Kaum jemand suchte die Öffentlichkeit so sehr wie Anna Nicole Smith. Nach ihrem Tod bemühen sich die Angehörigen des Playmates, zumindest die Reste ihrer Privatsphäre zu schützen. Und hatten damit jetzt Erfolg: Das Video von Smiths Brust-OP bleibt geheim.

Foto: pl/rh / AFP

Ein Gericht in den USA hat die Veröffentlichung einer Video-Dokumentation aus dem Jahr 1994 verboten. Das Band zeigt die Operation, bei der sich Playmate Anna Nicole Smith ihre Brüste vergrößern ließ. Die Frau des Schönheitschirurgen hatte

geplant, die Aufnahmen zu veröffentlichen.


Richter Mitchell L. Beckloff bestätigte mit der Einstweiligen Verfügung eine ähnliche Entscheidung aus dem vergangenen Monat. Damals hatte er bereits dem Chirurgen Gerald Wayne Johnson selbst untersagt, das Video zu veröffentlichen.

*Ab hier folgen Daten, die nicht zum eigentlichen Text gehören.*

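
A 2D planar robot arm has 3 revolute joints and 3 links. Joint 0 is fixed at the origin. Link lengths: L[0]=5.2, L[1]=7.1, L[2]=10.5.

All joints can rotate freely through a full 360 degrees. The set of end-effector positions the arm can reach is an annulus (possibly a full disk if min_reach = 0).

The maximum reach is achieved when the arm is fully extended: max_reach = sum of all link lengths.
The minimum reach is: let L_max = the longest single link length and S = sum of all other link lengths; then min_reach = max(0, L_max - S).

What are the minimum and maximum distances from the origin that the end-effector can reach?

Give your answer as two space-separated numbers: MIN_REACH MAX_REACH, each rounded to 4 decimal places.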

Smiths Expartner und Testamentsvollstrecker Howard K. Stern hatte die Verfügungen erwirkt. Sie verbieten es Johnson und seiner Frau, den OP-Mitschnitt zu verkaufen, zu verbreiten oder an Dritte weiterzugeben. Stattdessen sollen sie das Video laut Richterspruch an Stern aushändigen.


Anna Nicole Smith war Anfang des Jahres an einer Überdosis Drogen gestorben. Sie wurde 39 Jahre alt. Stern argumentierte vor Gericht, Smith habe nie eingewilligt, sich bei der Operation filmen zu lassen. Dennoch habe der Arzt eine Kopie der Aufnahme an einen bekannten Händler von Star-Souvenirs geschickt.

Der Chirurg hielt dagegen, er nehme routinemäßig OPs auf Video auf und garantiere den Patienten Vertraulichkeit für die Dauer ihres Lebens. Das Video habe er erst nach Smiths Tod an den Händler weitergereicht. Stern sagte, die Frau des Chirugen und der Händler hätten bereits ausgemacht, sich den Gewinn aus dem Verkauf des Videos zu teilen.